Shehd loves to draw, but more recently, all of her drawings have had the same theme: weapons. “She saw them all the time, they are everywhere,” explains her mother when the little girl sleeps on the ground alongside Hungary’s closed border. Now she does not draw at all. The family brought neither paper nor crayons with them on their flight. Shehd does not play anymore either. The escape has forced children to become adults and share concern for what happens in an hour or a day. The family has had difficulty finding food during their wandering. Some days, they have had to make do with apples they were able to pick from trees along the road. If the family had known how hard the journey would be, they would have chosen to risk their lives in Syria.
Amir, 20 months, was born a refugee. His mother believes her son was traumatized in the womb. “Amir has never spoken a single word,” says Shahana, 32. In the plastic tent where the family now lives, Amir has no toys, but he plays with whatever he can find on the ground. “He laughs a lot, even though he doesn’t talk,” says his mother.
It is 34 degrees Celcius. The flies crawl on Juliana’s face and she shifts uneasily in her sleep. Juliana’s family has been walking through Serbia for two days. This is the latest phase of a flee that started three months ago. The girl’s mother lays her thin shawl over her daughter on the ground. Fatima calms down.

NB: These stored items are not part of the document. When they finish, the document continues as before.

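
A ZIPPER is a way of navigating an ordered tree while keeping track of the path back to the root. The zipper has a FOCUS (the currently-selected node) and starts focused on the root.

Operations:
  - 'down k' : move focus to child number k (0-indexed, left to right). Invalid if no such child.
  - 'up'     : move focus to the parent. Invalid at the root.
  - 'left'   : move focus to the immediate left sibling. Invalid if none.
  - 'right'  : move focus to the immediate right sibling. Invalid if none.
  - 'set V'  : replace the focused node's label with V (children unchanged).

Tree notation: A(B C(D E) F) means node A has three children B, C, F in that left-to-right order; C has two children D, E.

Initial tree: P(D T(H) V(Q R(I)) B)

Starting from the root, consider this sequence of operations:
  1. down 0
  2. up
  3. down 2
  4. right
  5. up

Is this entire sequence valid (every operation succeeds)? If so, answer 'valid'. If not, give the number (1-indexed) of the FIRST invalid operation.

Step 1 (down 0): focus=D path=0 depth=1 children=[] left=[] right=['T', 'V', 'B'] parent=P
Step 2 (up): focus=P path=root depth=0 children=['D', 'T', 'V', 'B'] (at root)
Step 3 (down 2): focus=V path=2 depth=1 children=['Q', 'R'] left=['D', 'T'] right=['B'] parent=P
Step 4 (right): focus=B path=3 depth=1 children=[] left=['D', 'T', 'V'] right=[] parent=P
Step 5 (up): focus=P path=root depth=0 children=['D', 'T', 'V', 'B'] (at root)

Answer: valid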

A few meters away from their resting place, feet are tramping by in a never-ending flow of people. It is the end of August and Hungary is about to barricade themselves with barbed wire to shut out this stream of refugees. But for a few more days, it is possible to pass through the border city of Horgos. As soon as evening comes, Juliana’s family will go for it.
Fara, 2, loves soccer. Her dad tries to make balls for her by crumpling up anything he can find, but they don’t last long. Every night, he says goodnight to Fara and her big sister Tisam, 9, in the hope that tomorrow will bring them a proper ball to play with. All other dreams seem to be beyond his reach, but he is not giving up on this one.